All life converts to one long memory

Then again the slant of the sun across classroom walls, the playground humming with activity and then the cruel metallic sound of the big brass bell calling us back to duty.

English author Aldous Huxley once said, “Every man’s memory is his private literature.” Of things gone, events past, of large swathes of life lived with the exuberance of flowers filling fields. There were ups and downs to be sure, valleys and summits, aspirations, fulfilments and disappointments, and joys and tears along the way, but it was a journey worth the while. An Odysseus with an Ithaca. Loved ones surrounded us, we grew up in their care and the whole ambience of growing up is there in my eyes.

A kaleidoscope of colours, a magic, weaving the web of times gone—hazy like reflections in water and then bright like images under the sun.

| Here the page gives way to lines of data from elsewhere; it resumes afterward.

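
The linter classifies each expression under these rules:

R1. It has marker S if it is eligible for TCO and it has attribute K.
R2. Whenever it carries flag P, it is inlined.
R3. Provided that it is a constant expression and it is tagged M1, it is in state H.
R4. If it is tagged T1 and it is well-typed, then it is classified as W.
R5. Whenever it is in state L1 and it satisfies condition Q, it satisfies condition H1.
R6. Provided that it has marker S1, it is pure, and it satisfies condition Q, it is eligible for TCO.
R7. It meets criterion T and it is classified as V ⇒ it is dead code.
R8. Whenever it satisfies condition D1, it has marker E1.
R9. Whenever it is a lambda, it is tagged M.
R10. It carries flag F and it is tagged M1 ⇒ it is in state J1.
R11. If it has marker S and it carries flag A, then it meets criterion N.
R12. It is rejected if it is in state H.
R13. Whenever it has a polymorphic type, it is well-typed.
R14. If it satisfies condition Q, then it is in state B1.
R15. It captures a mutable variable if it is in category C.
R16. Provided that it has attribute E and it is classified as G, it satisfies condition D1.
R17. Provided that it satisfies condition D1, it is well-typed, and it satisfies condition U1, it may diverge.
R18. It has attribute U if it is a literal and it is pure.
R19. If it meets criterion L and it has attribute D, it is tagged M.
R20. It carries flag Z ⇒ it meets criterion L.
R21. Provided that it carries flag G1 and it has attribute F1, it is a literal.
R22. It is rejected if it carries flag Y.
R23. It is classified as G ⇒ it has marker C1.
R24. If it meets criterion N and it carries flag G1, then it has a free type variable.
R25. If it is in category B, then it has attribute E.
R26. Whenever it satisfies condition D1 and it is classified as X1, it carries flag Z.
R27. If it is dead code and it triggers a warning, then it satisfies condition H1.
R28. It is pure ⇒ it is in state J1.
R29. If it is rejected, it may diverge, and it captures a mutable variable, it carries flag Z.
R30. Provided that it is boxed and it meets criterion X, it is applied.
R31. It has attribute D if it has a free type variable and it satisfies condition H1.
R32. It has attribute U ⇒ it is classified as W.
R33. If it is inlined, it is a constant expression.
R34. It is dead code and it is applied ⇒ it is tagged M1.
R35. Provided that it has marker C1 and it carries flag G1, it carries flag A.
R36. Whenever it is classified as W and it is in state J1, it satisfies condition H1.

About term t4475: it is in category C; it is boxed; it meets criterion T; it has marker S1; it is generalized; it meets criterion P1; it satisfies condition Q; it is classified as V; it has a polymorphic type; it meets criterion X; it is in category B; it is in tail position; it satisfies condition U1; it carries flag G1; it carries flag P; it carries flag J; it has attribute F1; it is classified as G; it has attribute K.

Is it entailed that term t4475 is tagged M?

Forward chaining from the given facts derives: is inlined, is dead code, is well-typed, is in state B1, captures a mutable variable, is a literal, has marker C1, has attribute E, is applied, is a constant expression, is tagged M1, carries flag A, is in state H, is rejected, satisfies condition D1, may diverge, carries flag Z, has marker E1, meets criterion L.
Rules concluding "it is tagged M": R9 needs "it is a lambda"; R19 needs "it has attribute D" — none of these are established.

No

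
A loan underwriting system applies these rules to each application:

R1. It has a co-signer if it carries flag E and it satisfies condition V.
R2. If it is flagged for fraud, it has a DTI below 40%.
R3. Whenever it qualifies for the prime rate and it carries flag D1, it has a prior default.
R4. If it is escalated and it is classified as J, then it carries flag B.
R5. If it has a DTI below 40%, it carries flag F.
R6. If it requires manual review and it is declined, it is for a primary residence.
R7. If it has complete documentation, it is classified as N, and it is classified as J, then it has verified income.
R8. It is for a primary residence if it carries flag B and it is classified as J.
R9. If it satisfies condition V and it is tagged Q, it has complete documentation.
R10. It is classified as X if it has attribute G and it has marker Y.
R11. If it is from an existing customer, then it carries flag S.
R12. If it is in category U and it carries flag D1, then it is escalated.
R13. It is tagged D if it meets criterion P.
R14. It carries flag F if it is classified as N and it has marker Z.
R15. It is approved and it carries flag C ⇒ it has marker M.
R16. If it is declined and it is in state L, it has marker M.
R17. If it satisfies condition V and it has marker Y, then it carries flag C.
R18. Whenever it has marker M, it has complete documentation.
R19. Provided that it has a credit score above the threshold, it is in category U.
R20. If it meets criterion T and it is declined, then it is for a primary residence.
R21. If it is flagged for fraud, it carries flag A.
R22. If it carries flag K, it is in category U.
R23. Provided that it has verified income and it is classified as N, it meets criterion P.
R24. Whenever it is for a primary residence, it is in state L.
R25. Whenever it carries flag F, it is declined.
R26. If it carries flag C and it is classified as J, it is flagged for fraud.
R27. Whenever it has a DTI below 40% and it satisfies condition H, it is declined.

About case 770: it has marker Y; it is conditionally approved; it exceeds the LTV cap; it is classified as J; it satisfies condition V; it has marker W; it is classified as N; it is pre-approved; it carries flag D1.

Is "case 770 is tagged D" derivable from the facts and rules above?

Forward chaining from the given facts derives: carries flag C, is flagged for fraud, has a DTI below 40%, carries flag F, carries flag A, is declined.
The only rule concluding "it is tagged D" is R13, which needs "it meets criterion P"; that is never established.

No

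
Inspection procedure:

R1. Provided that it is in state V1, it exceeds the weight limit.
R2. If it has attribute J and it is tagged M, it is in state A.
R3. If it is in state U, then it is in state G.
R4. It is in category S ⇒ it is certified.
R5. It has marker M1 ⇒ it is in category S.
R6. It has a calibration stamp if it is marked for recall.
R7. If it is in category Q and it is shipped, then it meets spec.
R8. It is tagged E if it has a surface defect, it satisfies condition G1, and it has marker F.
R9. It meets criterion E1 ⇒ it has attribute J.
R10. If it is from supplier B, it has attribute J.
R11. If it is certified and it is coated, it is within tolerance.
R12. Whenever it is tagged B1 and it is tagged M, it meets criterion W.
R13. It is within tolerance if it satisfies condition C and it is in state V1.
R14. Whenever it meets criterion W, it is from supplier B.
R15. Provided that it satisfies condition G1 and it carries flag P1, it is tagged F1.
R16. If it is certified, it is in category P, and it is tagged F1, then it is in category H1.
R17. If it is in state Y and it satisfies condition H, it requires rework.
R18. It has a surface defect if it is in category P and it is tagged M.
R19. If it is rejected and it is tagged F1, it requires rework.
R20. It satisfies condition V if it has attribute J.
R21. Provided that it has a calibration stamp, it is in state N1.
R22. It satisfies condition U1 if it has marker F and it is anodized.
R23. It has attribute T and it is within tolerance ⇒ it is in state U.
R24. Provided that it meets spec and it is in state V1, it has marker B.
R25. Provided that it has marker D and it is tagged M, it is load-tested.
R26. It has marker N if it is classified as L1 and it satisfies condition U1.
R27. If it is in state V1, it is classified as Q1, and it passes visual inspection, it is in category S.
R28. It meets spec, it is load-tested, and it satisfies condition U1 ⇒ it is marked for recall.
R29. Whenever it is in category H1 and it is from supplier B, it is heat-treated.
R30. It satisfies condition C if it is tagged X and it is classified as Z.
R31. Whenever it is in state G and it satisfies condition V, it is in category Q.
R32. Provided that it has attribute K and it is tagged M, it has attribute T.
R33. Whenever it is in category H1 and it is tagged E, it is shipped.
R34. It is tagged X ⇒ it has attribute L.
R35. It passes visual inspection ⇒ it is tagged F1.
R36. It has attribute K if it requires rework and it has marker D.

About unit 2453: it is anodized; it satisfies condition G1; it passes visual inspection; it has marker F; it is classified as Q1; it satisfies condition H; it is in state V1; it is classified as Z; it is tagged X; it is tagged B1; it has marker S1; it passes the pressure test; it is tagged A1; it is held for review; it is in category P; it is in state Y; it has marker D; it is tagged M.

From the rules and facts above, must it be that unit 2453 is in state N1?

By R12 (it is tagged B1, it is tagged M): it meets criterion W.
By R14 (it meets criterion W): it is from supplier B.
By R17 (it is in state Y, it satisfies condition H): it requires rework.
By R18 (it is in category P, it is tagged M): it has a surface defect.
By R22 (it has marker F, it is anodized): it satisfies condition U1.
By R25 (it has marker D, it is tagged M): it is load-tested.
By R27 (it is in state V1, it is classified as Q1, it passes visual inspection): it is in category S.
By R30 (it is tagged X, it is classified as Z): it satisfies condition C.
By R35 (it passes visual inspection): it is tagged F1.
By R36 (it requires rework, it has marker D): it has attribute K.
By R4 (it is in category S): it is certified.
By R8 (it has a surface defect, it satisfies condition G1, it has marker F): it is tagged E.
By R10 (it is from supplier B): it has attribute J.
By R13 (it satisfies condition C, it is in state V1): it is within tolerance.
By R16 (it is certified, it is in category P, it is tagged F1): it is in category H1.
By R20 (it has attribute J): it satisfies condition V.
By R32 (it has attribute K, it is tagged M): it has attribute T.
By R33 (it is in category H1, it is tagged E): it is shipped.
By R23 (it has attribute T, it is within tolerance): it is in state U.
By R3 (it is in state U): it is in state G.
By R31 (it is in state G, it satisfies condition V): it is in category Q.
By R7 (it is in category Q, it is shipped): it meets spec.
By R28 (it meets spec, it is load-tested, it satisfies condition U1): it is marked for recall.
By R6 (it is marked for recall): it has a calibration stamp.
By R21 (it has a calibration stamp): it is in state N1.

Yes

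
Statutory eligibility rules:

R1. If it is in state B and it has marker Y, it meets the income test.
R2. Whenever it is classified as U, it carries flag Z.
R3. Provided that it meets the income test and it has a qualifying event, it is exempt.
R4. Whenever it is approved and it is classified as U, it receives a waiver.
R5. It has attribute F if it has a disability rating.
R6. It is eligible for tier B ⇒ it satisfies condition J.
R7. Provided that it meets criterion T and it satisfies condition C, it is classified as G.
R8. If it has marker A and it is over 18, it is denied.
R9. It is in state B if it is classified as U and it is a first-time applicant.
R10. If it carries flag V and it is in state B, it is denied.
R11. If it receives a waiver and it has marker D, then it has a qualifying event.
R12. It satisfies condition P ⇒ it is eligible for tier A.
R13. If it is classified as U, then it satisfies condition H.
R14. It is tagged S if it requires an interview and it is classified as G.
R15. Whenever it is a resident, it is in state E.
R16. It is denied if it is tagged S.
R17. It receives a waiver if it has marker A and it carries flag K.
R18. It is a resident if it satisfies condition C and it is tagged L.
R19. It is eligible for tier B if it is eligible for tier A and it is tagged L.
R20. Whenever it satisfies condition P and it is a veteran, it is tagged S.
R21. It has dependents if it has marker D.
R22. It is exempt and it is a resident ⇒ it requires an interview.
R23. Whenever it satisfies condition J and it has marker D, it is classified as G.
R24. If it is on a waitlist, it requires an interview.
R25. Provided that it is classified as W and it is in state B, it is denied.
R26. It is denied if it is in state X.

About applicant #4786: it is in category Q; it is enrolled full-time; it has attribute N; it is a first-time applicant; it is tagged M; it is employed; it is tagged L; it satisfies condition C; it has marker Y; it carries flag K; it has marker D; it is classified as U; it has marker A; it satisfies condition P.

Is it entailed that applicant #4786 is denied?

Yes

By R9 (it is classified as U, it is a first-time applicant): it is in state B.
By R12 (it satisfies condition P): it is eligible for tier A.
By R17 (it has marker A, it carries flag K): it receives a waiver.
By R18 (it satisfies condition C, it is tagged L): it is a resident.
By R19 (it is eligible for tier A, it is tagged L): it is eligible for tier B.
By R1 (it is in state B, it has marker Y): it meets the income test.
By R6 (it is eligible for tier B): it satisfies condition J.
By R11 (it receives a waiver, it has marker D): it has a qualifying event.
By R23 (it satisfies condition J, it has marker D): it is classified as G.
By R3 (it meets the income test, it has a qualifying event): it is exempt.
By R22 (it is exempt, it is a resident): it requires an interview.
By R14 (it requires an interview, it is classified as G): it is tagged S.
By R16 (it is tagged S): it is denied.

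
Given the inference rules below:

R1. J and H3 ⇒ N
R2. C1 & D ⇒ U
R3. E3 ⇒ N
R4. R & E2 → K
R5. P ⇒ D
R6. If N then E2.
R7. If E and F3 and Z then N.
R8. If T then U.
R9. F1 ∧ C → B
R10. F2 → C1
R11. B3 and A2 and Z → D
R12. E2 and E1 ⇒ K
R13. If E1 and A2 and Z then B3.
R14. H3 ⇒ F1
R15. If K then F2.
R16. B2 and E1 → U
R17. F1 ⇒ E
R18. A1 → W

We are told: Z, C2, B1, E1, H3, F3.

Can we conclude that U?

Forward chaining from the given facts derives: F1, E, N, E2, K, F2, C1.
Rules concluding U: R2 needs D; R8 needs T; R16 needs B2 — none of these are established.

No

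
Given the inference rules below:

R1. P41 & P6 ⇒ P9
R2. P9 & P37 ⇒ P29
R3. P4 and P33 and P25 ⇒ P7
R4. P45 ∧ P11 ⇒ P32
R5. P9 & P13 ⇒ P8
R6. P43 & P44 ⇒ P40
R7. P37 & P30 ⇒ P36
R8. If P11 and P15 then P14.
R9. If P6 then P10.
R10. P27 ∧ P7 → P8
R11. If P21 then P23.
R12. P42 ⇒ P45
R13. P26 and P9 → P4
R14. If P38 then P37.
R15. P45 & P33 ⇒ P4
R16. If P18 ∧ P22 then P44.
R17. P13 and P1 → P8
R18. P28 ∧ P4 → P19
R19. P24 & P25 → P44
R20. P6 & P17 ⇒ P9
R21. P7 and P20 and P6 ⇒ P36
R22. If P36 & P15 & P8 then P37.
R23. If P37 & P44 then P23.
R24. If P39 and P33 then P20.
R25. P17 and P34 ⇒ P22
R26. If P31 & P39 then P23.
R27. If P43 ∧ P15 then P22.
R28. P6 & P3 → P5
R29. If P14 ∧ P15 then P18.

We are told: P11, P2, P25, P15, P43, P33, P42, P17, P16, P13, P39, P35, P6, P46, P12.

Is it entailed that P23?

P14  (by R8: P11, P15)
P45  (by R12: P42)
P4  (by R15: P45, P33)
P9  (by R20: P6, P17)
P20  (by R24: P39, P33)
P22  (by R27: P43, P15)
P18  (by R29: P14, P15)
P7  (by R3: P4, P33, P25)
P8  (by R5: P9, P13)
P44  (by R16: P18, P22)
P36  (by R21: P7, P20, P6)
P37  (by R22: P36, P15, P8)
P23  (by R23: P37, P44)

Yes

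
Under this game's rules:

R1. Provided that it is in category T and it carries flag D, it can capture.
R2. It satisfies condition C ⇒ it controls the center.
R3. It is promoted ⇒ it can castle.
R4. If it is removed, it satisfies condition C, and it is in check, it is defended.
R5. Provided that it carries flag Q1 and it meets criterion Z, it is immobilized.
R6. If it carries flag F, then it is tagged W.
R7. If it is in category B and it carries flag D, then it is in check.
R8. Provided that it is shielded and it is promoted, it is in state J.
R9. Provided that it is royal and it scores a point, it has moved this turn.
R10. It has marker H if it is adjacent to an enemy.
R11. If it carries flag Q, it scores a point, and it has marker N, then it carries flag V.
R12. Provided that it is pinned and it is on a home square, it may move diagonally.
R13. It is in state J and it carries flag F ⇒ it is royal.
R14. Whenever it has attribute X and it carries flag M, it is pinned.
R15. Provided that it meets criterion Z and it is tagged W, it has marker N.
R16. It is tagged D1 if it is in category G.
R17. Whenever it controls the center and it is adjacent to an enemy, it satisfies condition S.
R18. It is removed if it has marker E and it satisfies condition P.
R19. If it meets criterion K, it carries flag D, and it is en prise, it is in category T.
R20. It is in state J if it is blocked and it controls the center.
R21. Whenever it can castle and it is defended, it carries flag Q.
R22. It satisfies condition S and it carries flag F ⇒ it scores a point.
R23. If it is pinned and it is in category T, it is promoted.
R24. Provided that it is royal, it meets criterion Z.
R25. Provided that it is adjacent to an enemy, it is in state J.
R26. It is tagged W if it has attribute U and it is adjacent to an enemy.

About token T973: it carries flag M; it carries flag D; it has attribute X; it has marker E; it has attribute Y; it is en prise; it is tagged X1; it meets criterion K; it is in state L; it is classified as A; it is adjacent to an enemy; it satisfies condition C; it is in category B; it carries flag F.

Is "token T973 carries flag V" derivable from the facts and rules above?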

I remember the mango tree with its massive branches under endless skies and slender blades of sharp grass teeming with caterpillars, ladybirds and other nameless creatures crawling by in somnolent grace.

Sinuous creepers slept on boundary walls with nonchalance and the magenta of the bougainvillea grown wild coloured the sky and let in the sun. Memories too like life are not linear. Suddenly it is the kitchen redolent with flavours, whetting young appetites as they rush through breakfast and to school before the iron gates closed in on us.

Then again the slant of the sun across classroom walls, the playground humming with activity and then the cruel metallic sound of the big brass bell calling us back to duty. The faces of our parents, friends, teachers, passing strangers who have been kind, the books we read together, laughed and cried over, come as on a parade. The people we loved, the people we lost, the people we keep mourning, the children we have borne who sometimes make us wonder whether at all they are the children we have borne, the laughter that echoed mine, the tears that mingled with mine.

All these make up the memory file—some pages shine brighter than others but each is a memory. Today as I recline in my chair and reflect I feel it is sadly the extinction of an irreplaceable world. If only Time could move backward, how many people would we not get back, how many moments would we not erase, how many moments would we not snatch as from a baggage carousel. In the evening of our lives before nightfall, in the twilight region of memory, we embrace life all over again with its medley of good and bad, the joyful and sorrowful. All life converts to one long memory.